Paper PS-TuP10
Atomic Scale Etch Depth Control and Low Damage Etching of III-V Compound Materials using Cl₂ Atomic-Layer Etching

Tuesday, October 19, 2010, 6:00 pm, Room Southwest Exhibit Hall

III-V compound materials have been used for the devices such as high electron mobility transistors (HEMTs), light emitting diodes (LEDs), and quantum dot (QD) devices due to its excellent material properties including high carrier mobility, wide operating temperate range, direct energy band structure, etc. For the fabrication of these III-V compound materials devices, reactive ion etching techniques such as capacitively coupled plasma etching, inductively coupled plasma (ICP) etching, etc. are generally applied to obtain anisotropic etching properties. However, due to the energetic reactive ions involved in the reactive ion etch process, the surface of the etched III-V compound materials tends to be damaged physically and chemically by structural disruption, intermixing, stoichiometric modification, surface roughening, etc. In addition, it is difficult to control the etch depth precisely through the reactive ion etching due to the fluctuation of the etch process. To overcome these problems, various atomic layer etching techniques (ALETs) have been investigated especially as the application to the nano-device processing which requires atomic-scale precision in the etching in addition to the nearly no-damage to the surface during the etching .
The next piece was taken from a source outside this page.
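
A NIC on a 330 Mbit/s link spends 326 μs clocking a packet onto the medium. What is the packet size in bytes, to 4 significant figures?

13450 bytes

L = R × t_tx = 330000000 b/s × 0.000326 s = 107580 bits.
In bytes: 107580 / 8 = 13450 bytes.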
The etch characteristics of III-V compound materials by ALET were investigated using a Cl₂-based ALET. The effect of ALET on surface modification and etch-depth control was also examined. Self-limited etching of III-V compound materials could be obtained using Cl₂ ALET. In addition, the significant improvement in the electrical properties of the III-V device could be obtained by etching the damage sensitive layer using ALET.